Der aktuelle Zinsanstieg führt gegenwärtig zu – insbesondere nach dem Bilanzstichtag – eingetretenen Kursverlusten bestehender festverzinslicher Wertpapiere. Ebenso führen Entwicklungen an den Kredit- und Aktienmärkten derzeit zu rückläufigen Kurswerten. Die Entwicklung wird im Rahmen des Systems der Risikosteuerung engmaschig überwacht. Im bisher nicht eigetretenen Bedarfsfall werden regelbasiert adäquate Maßnahmen ergriffen.
Einzelrisiko Corona-Virus
Die rasante Ausbreitung des SARS-CoV-2 („Corona-Virus“) seit dem Jahr 2020 in mehreren Wellen hat das Erzbistum Köln vor erhebliche Herausforderungen gestellt und bedeutet weiterhin ein wesentliches Risiko für das Erzbistum Köln.
Wenngleich im Jahr 2021 gegenüber dem Vorjahr wieder ein Anstieg des Kirchensteueraufkommens verzeichnet werden konnte, wurde das Niveau vor der Krise noch nicht wieder erreicht. Hinzu kommt, dass die erwartete gesamtwirtschaftliche Erholung aufgrund anderer Einflüsse nicht in dem Maße eintritt, wie dies erwartet worden war.
Die Corona-Pandemie stellt das Erzbistum Köln aber auch operativ weiterhin vor Herausforderungen. Ein großes Risiko stellt nach wie vor eine Infizierung von Mitarbeitern oder Nutzern von kirchlichen Einrichtungen dar. Diesem Risiko begegnet das Erzbistum Köln durch erhöhte Hygienemaßnahmen, umfangreiche Informationen, Bereitstellung von Tests für Mitarbeitende, die Ermöglichung von Homeoffice und die Nutzung digitaler Möglichkeiten der Kommunikation.
Die vorgenannten Maßnahmen führten auch im Jahr 2021 zu Ertragsausfällen bei den Tagungshäusern und dem Museum, die sich nur teilweise kompensieren lassen durch Anpassungen im Personal- und Sachaufwand (Nutzung von Kurzarbeit, verringerter Wareneinkauf, Kürzung von Fremdleistungen, verzögerte Wiederbesetzung von Stellen etc.). Darüber hinaus können die Schutzvorkehrungen bei allen Einrichtungen des Erzbistums Köln zu einem erhöhten Bedarf sowie einer Verteuerung der Hygieneartikel und Schutzbekleidung führen oder einen steigenden Materialaufwand zur Folge haben.
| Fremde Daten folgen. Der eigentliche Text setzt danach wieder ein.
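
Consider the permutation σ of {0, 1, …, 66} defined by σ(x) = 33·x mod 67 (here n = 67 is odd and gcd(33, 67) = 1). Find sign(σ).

+1

Trace 23: π^k(23) = [23, 22, 56, 39, 14, 60, 37] for k=0..6.
3 cycles of lengths [33, 33, 1].
3 cycles on 67: each ℓ→(−1)^(ℓ−1), product (−1)^64 = +1.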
Einzelrisiko Ukraine-Krieg
Durch den seit dem 24. Februar 2022 andauernden Angriffskrieg der Russischen Föderation auf die Ukraine können sich derzeit noch nicht abschätzbare Risiken im Blick auf die Energieversorgung und -preise, die Preisentwicklung insgesamt und die Kapitalmärkte ergeben.